Dear Amaka: I am sorry to learn that you are not engaging emotionally with your husband in order to enjoy sex, which, is seriously, one of the perks of being in a loving and stable relationship. It seems, you are detached because you may not be communicating clearly your likes and dislikes in a way in which he understands. How have you attempted to discuss sex with him? It just could be that he genuinely does not know exactly what to do, to get it right with your body. Remember, it is your body and you need to show him by acknowledging positively when he does it right, that he is touching you in the right way. It could be that he has not discovered your erogenous zones, do you know what turns you on? What stimulates you? Have you SHOWN your husband what stimulates you?

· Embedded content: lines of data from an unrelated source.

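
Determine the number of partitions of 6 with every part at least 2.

They are:
6
2+4
3+3
2+2+2

4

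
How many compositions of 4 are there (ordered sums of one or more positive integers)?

8

Each of the 3 gaps between 4 units is either a break or not: 2^3 = 8.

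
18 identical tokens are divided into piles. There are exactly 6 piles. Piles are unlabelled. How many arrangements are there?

58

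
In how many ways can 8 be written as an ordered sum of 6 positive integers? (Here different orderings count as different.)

A composition of 8 into 6 positive parts is chosen by placing 5 dividers among the 7 gaps between 8 units: C(7,5) = 21.

21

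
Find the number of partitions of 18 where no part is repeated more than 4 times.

262

There are 262 such partitions.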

Remember you are in a committed loving relationship and will be there for a while. Having open and effective communication with your husband eliminates half of the sexual problems. You should not create the opportunity for your husband to resent you because of your inability to SHOW him what you want rather than TELL him. Sometimes, when we talk to men and tell them what we want they think we are criticizing them. This could be one of those issues in which you are going to have to lay in bed and using your hands point him in the right direction for him to follow.